“Because it was easy.”
That’s from the police report for William Lowder, age 58, who will be serving 60 months in prison for defrauding clients out of significant investment funds. The Williamsburg, MI, insurance broker was also ordered to pay restitution of $1,567,908 and complete 300 hours of community service for his crimes.
A licensed insurance agent and annuities producer, Lowder began defrauding senior clients in 2001 by convincing them to liquidate existing annuity investments and then direct the proceeds to him for reinvestment. Lowder invested the proceeds, alright – into his own bank account.
“This case is especially troubling given that Mr. Lowder stole significant amounts of money from elderly clients who, like most citizens, rely upon their limited investments to provide for their financial security,” said U.S. Attorney Miles.
Indeed. And while the authorities are committed to stopping predatory scams against seniors, you can take the target off your back by looking out for these red flags:
- A financial adviser who asks you for a loan. Lowder reportedly asked one of his clients to lend him $3,000, which he did eventually repay – without interest.

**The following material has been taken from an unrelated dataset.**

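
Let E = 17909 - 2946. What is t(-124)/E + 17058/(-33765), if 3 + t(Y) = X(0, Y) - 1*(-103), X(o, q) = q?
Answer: -85349738/168408565 ≈ -0.50680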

- A financial adviser who asks you to withdraw your assets. Liquidation is not necessarily a bad thing, but beware when your adviser asks you to fork the cash over to him.
- A financial adviser who won’t give you a straight answer. Anyone responsible for handling your money should be completely transparent with you, and with the IRS.
Like Lowder, anyone can produce fraudulent documents. That’s why it’s important to go directly to the source and double-check that the money your accountant says you have is really there. And never get complacent – Lowder began a financial adviser relationship with one client in 1997 but didn’t start stealing from her until 2006.
Vigilance is the watchword – especially for seniors.